Monday, 15 December 2014: 8:45 AM
Chantal Freymond1, Francien Peterse2, Florin Filip3 and Timothy I Eglinton1, (1)ETH Swiss Federal Institute of Technology Zurich, Zurich, Switzerland, (2)Utrecht University, Utrecht, Netherlands, (3)Fabrica de Cercetare, Bucharest, Romania
Organic carbon discharged by rivers and buried in continental margin sediments represents an important carbon sink and a valuable record of information on past environmental variations on the continents. In this context, it is crucial to understand the sources of carbon in river basins and the factors that influence biomarker signals during transport from the continental source to the oceans.

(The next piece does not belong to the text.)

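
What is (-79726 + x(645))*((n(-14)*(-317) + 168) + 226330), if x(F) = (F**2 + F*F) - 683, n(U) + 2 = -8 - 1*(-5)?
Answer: 171436534203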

In this study, we adopt a source-to-sink approach where concentration and compositional variations in branched glycerol dialkyl glycerol tetraethers (brGDGTs), plant wax fatty acids and lignin phenols in fine-grained (<63 µm) riverbank sediment deposits from the Danube River are investigated. Using this multi-proxy approach, we seek to establish geochemical “fingerprints” of the largest tributaries and follow the evolution of these signatures along the course of the river, from headwater tributaries to its delta. Spatial trends in biomarker concentrations along the river transect are assessed by normalizing them on the mineral-specific surface area of the sediment. Surface area normalized brGDGT concentrations show a clear trend to decreasing values (ng brGDGT m-2) from the upper to the lower catchment. The distributions of brGDGTs, a group of soil bacterial membrane lipids that has been shown to record local environmental parameters, reflect the trend of increasing air temperature along the course of the Danube. This trend suggests an increasing contribution of soil organic carbon from tributaries with a more continental and warmer climate in the lower Danube basin to the OC that is finally delivered to the delta. More detailed insights into the evolution of the organic carbon composition within the Danube river basin will stem from compound-specific δD, δ13C and ultimately 14C measurements on terrestrial biomarkers in riverbank and suspended sediments.